Life After COVID: All About Coronavirus Recovery

Life After COVID: All About Coronavirus Recovery

We are dealing with an expert how the rehabilitation process should go for those who have suffered from the disease.

Professor, Secretary General of the RNMOT, Chief Freelance Specialist-Pulmonologist of the Ministry of Health of the Russian Federation for the Central Federal District

Life after COVID                     

The pandemic has changed the understanding of the role of medicine. All countries of the world, including Russia, paid attention to the technical equipment of medical institutions, scientific support and the organization of medical care. It is quite obvious that it is necessary to develop the direction of staged treatment: outpatient, inpatient and sanatorium. Methodological recommendations for the rehabilitation of patients who have undergone coronavirus have been developed, based on the results of studies confirming that COVID-19 negatively affects small vessels. The data indicate that the consequences of the disease are damage to the respiratory system, cardiovascular pathology, endocrine disorders, and psychological problems.

Rehabilitation of patientswho have undergone COVID-19 should be comprehensive and take into account not only pathological changes in organs and systems, the severity of which is determined by the severity of the disease and the volume of tissue changes, but also possible lesions associated with side effects of drugs (cardiotoxicity, hepatotoxicity) and medical interventions, among them intubation. Comorbidity is also taken into account.

Extent of the problem

In most cases, with an asymptomatic or mild course of the disease, changes in the lungs are completely reversible. In severe forms, unfortunately, there is a very high probability of irreversible pathologies, among them pneumosclerosis. But even if it does appear, it is unlikely to seriously affect the respiratory function. Recovery is going well, if serious complications such as myocarditis, renal failure, and liver failure have not developed.

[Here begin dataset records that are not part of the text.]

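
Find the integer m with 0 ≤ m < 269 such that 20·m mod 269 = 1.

148

By the extended Euclidean algorithm:
269 = 13*20 + 9
20 = 2*9 + 2
9 = 4*2 + 1
2 = 2*1 + 0
gcd(20, 269) = 1, so the inverse exists.
Back-substitute for 1:
1 = 1*9 − 4*2
  = −4*20 + 9*9
  = 9*269 − 121*20
So 20⁻¹ ≡ −121 ≡ 148 (mod 269).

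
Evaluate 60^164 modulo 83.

1

By square-and-multiply:
164 in binary is 10100100, i.e. 164 = 128 + 32 + 4.
60^1 ≡ 60 (mod 83)
60^2 ≡ 60^2 = 3600 ≡ 31 (mod 83)
60^4 ≡ 31^2 = 961 ≡ 48 (mod 83)
60^8 ≡ 48^2 = 2304 ≡ 63 (mod 83)
60^16 ≡ 63^2 = 3969 ≡ 68 (mod 83)
60^32 ≡ 68^2 = 4624 ≡ 59 (mod 83)
60^64 ≡ 59^2 = 3481 ≡ 78 (mod 83)
60^128 ≡ 78^2 = 6084 ≡ 25 (mod 83)
60^164 = 60^128 * 60^32 * 60^4 ≡ 25 * 59 * 48 (mod 83).
Accumulate the product:
25 * 59 = 1475 ≡ 64
64 * 48 = 3072 ≡ 1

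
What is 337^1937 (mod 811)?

256

1937 in binary is 11110010001, i.e. 1937 = 1024 + 512 + 256 + 128 + 16 + 1.
337^1 ≡ 337 (mod 811)
337^2 ≡ 337^2 = 113569 ≡ 29 (mod 811)
337^4 ≡ 29^2 = 841 ≡ 30 (mod 811)
337^8 ≡ 30^2 = 900 ≡ 89 (mod 811)
337^16 ≡ 89^2 = 7921 ≡ 622 (mod 811)
337^32 ≡ 622^2 = 386884 ≡ 37 (mod 811)
337^64 ≡ 37^2 = 1369 ≡ 558 (mod 811)
337^128 ≡ 558^2 = 311364 ≡ 751 (mod 811)
337^256 ≡ 751^2 = 564001 ≡ 356 (mod 811)
337^512 ≡ 356^2 = 126736 ≡ 220 (mod 811)
337^1024 ≡ 220^2 = 48400 ≡ 551 (mod 811)
337^1937 = 337^1024 × 337^512 × 337^256 × 337^128 × 337^16 × 337^1 ≡ 551 × 220 × 356 × 751 × 622 × 337 (mod 811).
Accumulate the product:
551 × 220 = 121220 ≡ 381
381 × 356 = 135636 ≡ 199
199 × 751 = 149449 ≡ 225
225 × 622 = 139950 ≡ 458
458 × 337 = 154346 ≡ 256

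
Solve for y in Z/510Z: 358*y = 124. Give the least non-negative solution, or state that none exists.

gcd(358, 510) = 2, and 2 | 124, so solutions exist.
Divide through by 2: 179*y ≡ 62 (mod 255).
179⁻¹ ≡ 104 (mod 255).
y ≡ 104*62 ≡ 73 (mod 255).
The smallest non-negative solution is y = 73.

73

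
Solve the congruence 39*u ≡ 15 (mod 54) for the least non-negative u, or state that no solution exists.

gcd(39, 54) = 3, and 3 | 15, so solutions exist.
Divide through by 3: 13*u ≡ 5 (mod 18).
13⁻¹ ≡ 7 (mod 18).
u ≡ 7*5 ≡ 17 (mod 18).
The smallest non-negative solution is u = 17.

17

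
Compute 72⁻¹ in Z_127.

30

127 = 1×72 + 55
72 = 1×55 + 17
55 = 3×17 + 4
17 = 4×4 + 1
4 = 4×1 + 0
gcd(72, 127) = 1, so the inverse exists.
Back-substitute for 1:
1 = 1×17 − 4×4
  = −4×55 + 13×17
  = 13×72 − 17×55
  = −17×127 + 30×72
So 72⁻¹ ≡ 30 (mod 127).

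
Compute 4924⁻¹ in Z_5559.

2530

Run the extended Euclidean algorithm:
5559 = 1×4924 + 635
4924 = 7×635 + 479
635 = 1×479 + 156
479 = 3×156 + 11
156 = 14×11 + 2
11 = 5×2 + 1
2 = 2×1 + 0
gcd(4924, 5559) = 1, so the inverse exists.
Bézout: 1 = −2241×5559 + 2530×4924.
So 4924⁻¹ ≡ 2530 (mod 5559).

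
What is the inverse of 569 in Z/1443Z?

1443 = 2×569 + 305
569 = 1×305 + 264
305 = 1×264 + 41
264 = 6×41 + 18
41 = 2×18 + 5
18 = 3×5 + 3
5 = 1×3 + 2
3 = 1×2 + 1
2 = 2×1 + 0
gcd(569, 1443) = 1, so the inverse exists.
Back-substitute for 1:
1 = 1×3 − 1×2
  = −1×5 + 2×3
  = 2×18 − 7×5
  = −7×41 + 16×18
  = 16×264 − 103×41
  = −103×305 + 119×264
  = 119×569 − 222×305
  = −222×1443 + 563×569
So 569⁻¹ ≡ 563 (mod 1443).

563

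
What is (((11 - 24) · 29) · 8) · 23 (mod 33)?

31

11 - 24 = -13 ≡ 20 (mod 33)
20 · 29 = 580 ≡ 19 (mod 33)
19 · 8 = 152 ≡ 20 (mod 33)
20 · 23 = 460 ≡ 31 (mod 33)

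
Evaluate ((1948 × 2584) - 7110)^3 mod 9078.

2146

1948 × 2584 = 5033632 ≡ 4420 (mod 9078)
4420 - 7110 = -2690 ≡ 6388 (mod 9078)
(6388)^3 ≡ 2146 (mod 9078)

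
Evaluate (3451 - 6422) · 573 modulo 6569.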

Subtleties of rehabilitation

It must be remembered that the disease is not limited to two weeks. There is some peculiarity in the development of coronavirus infection, and it is associated with the slow development of the inflammatory response. The process of subsequent tissue regeneration is slow. Asthenic syndrome persists for a long time. In this regard, an important part of rehabilitation is drug support and non-drug recovery methods. One of the most important points is the so-called recruitment of poorly ventilated areas of the lungs. This is also important from the point of view of preventing pneumosclerosis. Patients should understand that they should refrain from great physical and emotional stress, because asthenic syndrome, unfortunately, will limit the possibilities.

Professional approach

Methodological recommendations for the rehabilitation of patients will be improved upon receipt of new data. All of the activities currently proposed are feasible in most healthcare facilities and at home. But a doctor’s consultation is required, he must determine the volume of activities, their frequency and duration. Unfortunately, there are questions to which we cannot yet fully answer. For example, it is quite obvious that thrombosis can develop against the background of the transferred infection. And, naturally, treatment with direct anticoagulants comes to the fore. The question immediately arises: how long to use them? There is no answer yet, but it will appear soon.

On the second round

Many patients are interested in the likelihood of re-infection. There is no data yet to confirm that it is possible. Such a phenomenon is unlikely, based on human biology and the biology of the virus. Re-infection is presumably likely in patients with severe immunosuppression, such as HIV-infected, and in patients receiving immunosuppressive drugs for some other reason. However, there is no documentary evidence yet.